This article is automatically translated.
I’m Sasaki from the research and development department of Dwango Media Village. Dwango Media Village had a corporate exhibition for two days at the 21st Symposium on Image Recognition and Understanding MIRU2018 held in August. MIRU2018 is a symposium for academic exchange among domestic Computer Vision researchers. Alongside the main event, there was a Young Researchers Program, which served as a venue for young researchers, including students, postdocs, and professionals, to interact. This article introduces the symposium and the young researchers’ program.
At the MIRU2018 corporate booth, Dwango Media Village presented posters and demos. The posters introduced projects such as automatic coloring of manga pages, normal map estimation from line drawings, and high-speed clustering of large-scale, multi-dimensional image feature vectors. Additionally, voice conversion and Dwango’s horse racing prediction project were showcased.
The demo featured 2D to 3D pose estimation, a recent internship outcome, and the Artificial Life Project, which was unveiled on the day of the event. The 3D pose estimation demo showcased a deep learning model that learns 3D pose estimation from 2D data without the need for 2D-3D pose data pairs, which were previously required. Visitors could see 3D poses estimated online from images captured by a webcam. The artificial life demo illustrated virtual creatures in a 3D virtual space learning to survive and move their bodies through reinforcement learning. Some visitors even returned on the second day to see the progress of the creatures born the previous day.
Deep learning, a machine learning technique, is gaining attention in Computer Vision for its high performance and versatility, with new methods and algorithms being proposed daily. The tutorials covered representative deep learning models, Generative Adversarial Networks (GANs) excelling in image generation tasks, and the latest research trends in reinforcement learning. There was also a session on automatic hyperparameter tuning, which is crucial in machine learning. The tutorials were practical, covering both theory and useful know-how.
Many studies using Convolutional Neural Networks (CNNs), deep learning models for image recognition and generation, were presented. The oral presentations included papers accepted at the recent top conference in the CV field, CVPR.
Here are some presentations that particularly interested me:
For image classification with CNNs, a dataset with pairs of input images and correct labels is essential. Incorrect labels can degrade performance. Normally, data cleaning is performed, but this is challenging with large datasets. This presentation proposed a method to train CNNs while correcting incorrect labels.

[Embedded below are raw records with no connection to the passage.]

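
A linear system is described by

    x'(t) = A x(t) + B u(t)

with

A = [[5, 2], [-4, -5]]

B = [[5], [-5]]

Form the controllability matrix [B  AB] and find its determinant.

100

AB = [[15], [5]]
Controllability matrix C = [B  AB] = [[5, 15], [-5, 5]]
det(C) = 5·5 - 15·(-5) = 25 - (-75) = 100
Since det(C) ≠ 0, rank(C) = 2 and the system is completely controllable.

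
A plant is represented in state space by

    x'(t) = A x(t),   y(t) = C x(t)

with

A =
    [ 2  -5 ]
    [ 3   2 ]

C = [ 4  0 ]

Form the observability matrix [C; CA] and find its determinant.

-80

CA = [[8, -20]]
Observability matrix O = [C; CA] = [[4, 0], [8, -20]]
det(O) = 4·(-20) - 0·8 = -80 - 0 = -80
Since det(O) ≠ 0, rank(O) = 2 and the system is completely observable.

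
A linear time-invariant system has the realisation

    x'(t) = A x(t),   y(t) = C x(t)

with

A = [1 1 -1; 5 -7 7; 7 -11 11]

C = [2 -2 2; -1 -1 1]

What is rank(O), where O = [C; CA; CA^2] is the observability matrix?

2

CA = [[6, -6, 6], [1, -5, 5]]
CA^2 = [[18, -18, 18], [11, -19, 19]]
Observability matrix O = [C; CA; CA^2] = [[2, -2, 2], [-1, -1, 1], [6, -6, 6], [1, -5, 5], [18, -18, 18], [11, -19, 19]]
The columns c1, c2, c3 of O are linearly dependent: c2 + c3 = 0 (check each entry), so rank(O) ≤ 2.
The 2×2 minor from rows 1, 2, columns 1, 2 is 2·(-1) - (-2)·(-1) = -2 - 2 = -4 ≠ 0, so rank(O) = 2.
rank(O) = 2 < n = 3, so the pair (A, C) is not completely observable.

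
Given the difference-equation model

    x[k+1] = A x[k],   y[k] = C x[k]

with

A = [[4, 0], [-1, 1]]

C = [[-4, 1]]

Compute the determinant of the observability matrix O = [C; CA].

13

CA = [[-17, 1]]
Observability matrix O = [C; CA] = [[-4, 1], [-17, 1]]
det(O) = (-4)·1 - 1·(-17) = -4 - (-17) = 13
Since det(O) ≠ 0, rank(O) = 2 and the system is completely observable.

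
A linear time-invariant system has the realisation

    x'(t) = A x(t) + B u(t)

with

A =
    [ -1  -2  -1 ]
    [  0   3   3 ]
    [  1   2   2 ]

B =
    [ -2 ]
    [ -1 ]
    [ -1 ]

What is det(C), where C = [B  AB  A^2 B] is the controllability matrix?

AB = [[5], [-6], [-6]]
A^2B = [[13], [-36], [-19]]
Controllability matrix C = [B  AB  A^2B] = [[-2, 5, 13], [-1, -6, -36], [-1, -6, -19]]
Expanding along the first row, det(C) = (-2)·((-6)·(-19) - (-36)·(-6)) - 5·((-1)·(-19) - (-36)·(-1)) + 13·((-1)·(-6) - (-6)·(-1)) = (-2)·(-102) - 5·(-17) + 13·0 = 289
Since det(C) ≠ 0, rank(C) = 3 and the system is completely controllable.

289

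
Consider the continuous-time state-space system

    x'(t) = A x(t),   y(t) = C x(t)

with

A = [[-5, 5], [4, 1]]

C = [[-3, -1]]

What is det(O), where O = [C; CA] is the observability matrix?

CA = [[11, -16]]
Observability matrix O = [C; CA] = [[-3, -1], [11, -16]]
det(O) = (-3)·(-16) - (-1)·11 = 48 - (-11) = 59
Since det(O) ≠ 0, rank(O) = 2 and the system is completely observable.

59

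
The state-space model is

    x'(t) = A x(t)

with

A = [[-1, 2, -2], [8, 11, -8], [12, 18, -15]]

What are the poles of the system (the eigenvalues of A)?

-5, -3, 3

det(sI - A) = s^3 - (tr A)s^2 + (M11 + M22 + M33)s - det A, where Mii is the 2×2 principal minor of A obtained by deleting row i and column i.
tr A = (-1) + 11 + (-15) = -5; M11 = 11·(-15) - (-8)·18 = -165 - (-144) = -21; M22 = (-1)·(-15) - (-2)·12 = 15 - (-24) = 39; M33 = (-1)·11 - 2·8 = -11 - 16 = -27; sum of minors = -9.
det A = (-1)·(11·(-15) - (-8)·18) - 2·(8·(-15) - (-8)·12) + (-2)·(8·18 - 11·12) = (-1)·(-21) - 2·(-24) + (-2)·12 = 45.
So p(s) = det(sI - A) = s^3 + 5s^2 - 9s - 45.
Rational-root test: any integer root divides -45. Testing small divisors, s = -3 works: p(-3) = -27 + 45 + 27 + (-45) = 0, so (s + 3) is a factor.
Dividing, p(s) = (s + 3)(s^2 + 2s - 15).
Factor s^2 + 2s - 15: two numbers with sum -2 and product -15 are 3 and -5, so s^2 + 2s - 15 = (s - 3)(s + 5).
Hence p(s) = (s - 3) (s + 3) (s + 5), with roots -5, -3, 3.
At least one eigenvalue has non-negative real part, so the system is not asymptotically stable.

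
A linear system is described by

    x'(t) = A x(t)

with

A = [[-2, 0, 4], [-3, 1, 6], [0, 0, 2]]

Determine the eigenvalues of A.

-2, 1, 2

det(sI - A) = s^3 - (tr A)s^2 + (M11 + M22 + M33)s - det A, where Mii is the 2×2 principal minor of A obtained by deleting row i and column i.
tr A = (-2) + 1 + 2 = 1; M11 = 1·2 - 6·0 = 2 - 0 = 2; M22 = (-2)·2 - 4·0 = -4 - 0 = -4; M33 = (-2)·1 - 0·(-3) = -2 - 0 = -2; sum of minors = -4.
det A = (-2)·(1·2 - 6·0) - 0·((-3)·2 - 6·0) + 4·((-3)·0 - 1·0) = (-2)·2 - 0·(-6) + 4·0 = -4.
So p(s) = det(sI - A) = s^3 - s^2 - 4s + 4.
Rational-root test: any integer root divides 4. Testing small divisors, s = 1 works: p(1) = 1 + (-1) + (-4) + 4 = 0, so (s - 1) is a factor.
Dividing, p(s) = (s - 1)(s^2 - 4).
Factor s^2 - 4: two numbers with sum 0 and product -4 are 2 and -2, so s^2 - 4 = (s - 2)(s + 2).
Hence p(s) = (s - 2) (s - 1) (s + 2), with roots -2, 1, 2.
At least one eigenvalue has non-negative real part, so the system is not asymptotically stable.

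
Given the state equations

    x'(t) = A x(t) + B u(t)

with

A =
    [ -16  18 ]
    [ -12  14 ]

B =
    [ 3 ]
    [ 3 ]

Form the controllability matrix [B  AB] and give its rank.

AB = [[6], [6]]
Controllability matrix C = [B  AB] = [[3, 6], [3, 6]]
Every column of C is a scalar multiple of column 1 = [3, 3] (multipliers 1, 2), so the columns span a one-dimensional space.
C ≠ 0, hence rank(C) = 1.
rank(C) = 1 < n = 2, so the pair (A, B) is not completely controllable.

1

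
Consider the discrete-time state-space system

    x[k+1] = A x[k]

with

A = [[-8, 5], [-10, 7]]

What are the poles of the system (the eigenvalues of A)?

-3, 2

det(zI - A) = z^2 - (tr A)z + det A, with tr A = (-8) + 7 = -1 and det A = (-8)·7 - 5·(-10) = -56 - (-50) = -6.
So p(z) = det(zI - A) = z^2 + z - 6.
Factor z^2 + z - 6: two numbers with sum -1 and product -6 are 2 and -3, so z^2 + z - 6 = (z - 2)(z + 3).
Hence p(z) = (z - 2) (z + 3), with roots -3, 2.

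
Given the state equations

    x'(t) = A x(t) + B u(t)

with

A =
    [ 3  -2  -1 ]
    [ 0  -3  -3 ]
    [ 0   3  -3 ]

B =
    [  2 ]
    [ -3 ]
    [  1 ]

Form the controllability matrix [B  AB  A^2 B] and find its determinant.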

This study involves image generation from descriptions. While CNNs can create high-quality images, generating images exactly as users envision is difficult. This research introduced an interactive method where users can add instructions to refine the avatar image generation model’s results.
MIRU2018 actively included presentations from different fields. It was impressive to hear that deep learning could revolutionize robotics, similar to other fields like speech and natural language processing. One example was research on reinforcement learning for manipulating soft materials (e.g., fabric), which is challenging with conventional robotics technology.
Each team conducted a research survey in fields other than Computer Vision. About two months before MIRU2018, teams were formed, each assigned a different field (e.g., natural language, data mining), with about five members per team. The survey and preparation for poster and oral presentations required meticulous literature review and preparation. Team members, scattered nationwide, communicated frequently via Slack to read papers and prepare.
During the symposium, various exchange activities were organized. The first day featured an icebreaker with 90-second self-introduction lightning talks, where participants introduced their research and hobbies. Many were university lab students focusing on Computer Vision-related fields, with a strong interest in deep learning models. After the self-introductions, we enjoyed a social gathering at a nearby izakaya, savoring Hokkaido’s food and drinks. Throughout the symposium, there were sponsor-provided lunches, spot presentations of survey results, and a 20-minute oral presentation for each team, concluding with discussions on the future of young researchers.
The Young Researchers Program was a tough but rewarding experience. It required reading numerous papers and compiling them into a single presentation, demanding significant effort. However, it was a great opportunity to connect with new research peers across universities and companies. The committee members were very friendly, fostering a warm and amicable environment for interaction.
MIRU2018 not only focused on Computer Vision research trends but also encouraged exploring different fields. It was impressive to see the emphasis on finding new challenges in emerging areas, not just learning about the latest research.
August in Sapporo was far more comfortable than Tokyo, making it hard to leave. The city hosted beer gardens, allowing leisurely outdoor enjoyment of beer and Genghis Khan in the cool evenings. The conference banquet featured Hokkaido delicacies like soup curry, miso ramen, and sake. MIRU2019 will be held in Osaka next year, and I definitely plan to attend!